Er griff auch Renates Hinweis, wie wenig die Fünf von den bisherigen Gerichtsverhandlungen profitiert hätten, auf und sagte, immerhin habe man an dem Kommentar der Staatsanwältin Caroline Heck-Miller bei der Verhandlung um Antonios Strafreduzierung, sie hoffe damit, die "internationalen Wogen" zu glätten, merken können, dass die internationale Solidarität auch die US-Gerichte beeindruckt habe.

Außerdem erwähnte er, dass es dreien der Fünf sehr wohl Erleichterung gebracht habe, da nicht nur ihre Strafen reduziert wurden, sie darüber hinaus in Gefängnisse mit minderem Sicherheitsgrad überführt worden seien. Er erinnerte an Antonios Briefe, in denen er geschrieben hatte, er könne jetzt aus dem Fenster auf die Berge sehen.

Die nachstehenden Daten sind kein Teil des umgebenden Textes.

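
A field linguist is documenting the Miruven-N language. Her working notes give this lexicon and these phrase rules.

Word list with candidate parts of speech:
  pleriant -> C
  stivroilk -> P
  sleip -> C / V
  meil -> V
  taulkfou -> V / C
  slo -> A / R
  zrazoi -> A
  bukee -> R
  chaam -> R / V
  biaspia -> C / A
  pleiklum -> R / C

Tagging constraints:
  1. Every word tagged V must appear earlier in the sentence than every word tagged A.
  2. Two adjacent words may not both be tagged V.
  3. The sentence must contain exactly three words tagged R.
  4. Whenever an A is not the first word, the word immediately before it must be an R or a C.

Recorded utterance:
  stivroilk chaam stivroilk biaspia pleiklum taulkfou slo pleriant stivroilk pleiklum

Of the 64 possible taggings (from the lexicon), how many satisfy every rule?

7

Candidates per position — 1:stivroilk {P}; 2:chaam {R,V}; 3:stivroilk {P}; 4:biaspia {C,A}; 5:pleiklum {R,C}; 6:taulkfou {V,C}; 7:slo {A,R}; 8:pleriant {C}; 9:stivroilk {P}; 10:pleiklum {R,C}.
There are 64 candidate sequences in total.
Checking each against the rules leaves 7 sequences.
Count = 7.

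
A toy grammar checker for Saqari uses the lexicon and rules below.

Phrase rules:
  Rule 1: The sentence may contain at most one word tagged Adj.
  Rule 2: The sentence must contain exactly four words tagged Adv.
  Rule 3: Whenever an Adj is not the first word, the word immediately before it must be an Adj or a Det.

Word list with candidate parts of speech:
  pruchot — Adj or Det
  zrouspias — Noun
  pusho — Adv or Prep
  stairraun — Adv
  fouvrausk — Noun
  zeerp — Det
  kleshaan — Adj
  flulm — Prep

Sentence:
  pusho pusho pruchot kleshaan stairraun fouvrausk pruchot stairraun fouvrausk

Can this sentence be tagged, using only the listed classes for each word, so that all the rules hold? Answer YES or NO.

YES

Candidates per position — 1:pusho {Adv,Prep}; 2:pusho {Adv,Prep}; 3:pruchot {Adj,Det}; 4:kleshaan {Adj}; 5:stairraun {Adv}; 6:fouvrausk {Noun}; 7:pruchot {Adj,Det}; 8:stairraun {Adv}; 9:fouvrausk {Noun}.
One satisfying assignment: Adv Adv Det Adj Adv Noun Det Adv Noun.
Checking: rule 1 ✓; rule 2 ✓; rule 3 ✓.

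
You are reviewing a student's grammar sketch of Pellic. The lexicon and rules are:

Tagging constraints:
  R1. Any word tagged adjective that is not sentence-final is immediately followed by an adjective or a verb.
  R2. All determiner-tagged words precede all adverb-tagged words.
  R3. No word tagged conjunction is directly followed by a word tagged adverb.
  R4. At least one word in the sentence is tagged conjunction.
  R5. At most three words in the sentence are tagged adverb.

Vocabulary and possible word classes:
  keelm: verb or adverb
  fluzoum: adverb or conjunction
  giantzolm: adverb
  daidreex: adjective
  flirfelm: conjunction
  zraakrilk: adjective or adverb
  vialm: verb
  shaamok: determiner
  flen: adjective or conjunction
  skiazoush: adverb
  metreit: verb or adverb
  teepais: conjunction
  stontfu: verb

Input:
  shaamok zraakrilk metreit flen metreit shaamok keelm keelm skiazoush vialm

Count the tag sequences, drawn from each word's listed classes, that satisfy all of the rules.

Candidates per position — 1:shaamok {determiner}; 2:zraakrilk {adjective,adverb}; 3:metreit {verb,adverb}; 4:flen {adjective,conjunction}; 5:metreit {verb,adverb}; 6:shaamok {determiner}; 7:keelm {verb,adverb}; 8:keelm {verb,adverb}; 9:skiazoush {adverb}; 10:vialm {verb}.
There are 64 candidate sequences in total.
The sequences that satisfy every rule: determiner adjective verb conjunction verb determiner verb verb adverb verb; determiner adjective verb conjunction verb determiner verb adverb adverb verb; determiner adjective verb conjunction verb determiner adverb verb adverb verb; determiner adjective verb conjunction verb determiner adverb adverb adverb verb.
Count = 4.

4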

Josie fügte schließlich noch hinzu, dass es einen neuen Dokumentarfilm zum Fall der Fünf von Saul Landau gebe, "Will the Real Terrorists, please, stand up?"

[Saul Landau ist Journalist, Filmemacher und Kommentator. Er ist emeritierter Professor der California State University, Pomona. Er ist leitender Wissenschaftler und Vizevorsitzender des Instituts für "Policy Studies", s. auch entsprechendes Interview zu dem Film.

Sie bat darum, falls jemand im Saal die Möglichkeit habe, diesen Film mit deutschen Untertiteln zu versehen [bisher gibt es ihn auf Spanisch und Englisch] oder jemanden kenne, der dazu in der Lage sei, wäre dies bestimmt sehr hilfreich, wenn wir den Film auch dem deutschen Publikum nahe bringen könnten.

Dann stellten noch zwei Kubanerinnen aus dem Publikum ihre Solidaritätsarbeit für die Fünf vor.

Schließlich standen nach einander zwei italienische Kommunisten auf, um ihre Solidarität mit den Fünfen zu bekunden und Irma als Mutter der fünf Helden zu ehren, beide wiesen auf den Fall Ethel und Julius Rosenberg hin, die 1953, während der McCarthy-Ära, trotz internationalen Protestes unschuldig auf dem elektrischen Stuhl hingerichtet worden waren.

Der Abend endete mit einem erneuten Beitrag von Daniel Rodríguez. Diesmal sang ein Lied von Silvio Rodríguez, zuerst in deutscher Übersetzung und dann in seiner Muttersprache.

Wir hoffen, dass Irma auch von dieser Solidaritätskundgebung gestärkt nach Kuba zurückgekehrt ist.

Im Nachhinein, als wir schon draußen vor der Tür waren, stellte sich heraus, dass an dieser Veranstaltung nicht nur bereits engagierte Unterstützer teilgenommen hatten:
Es sprach uns ein Mitarbeiter des Bonner Bürgerradios an, der Kontakt mit Solidaritätsmitgliedern vor Ort aufnehmen wollte, um einen Beitrag über die Cuban Five bringen zu können.

Er gab uns seine Karte mit ausführlicher Adresse.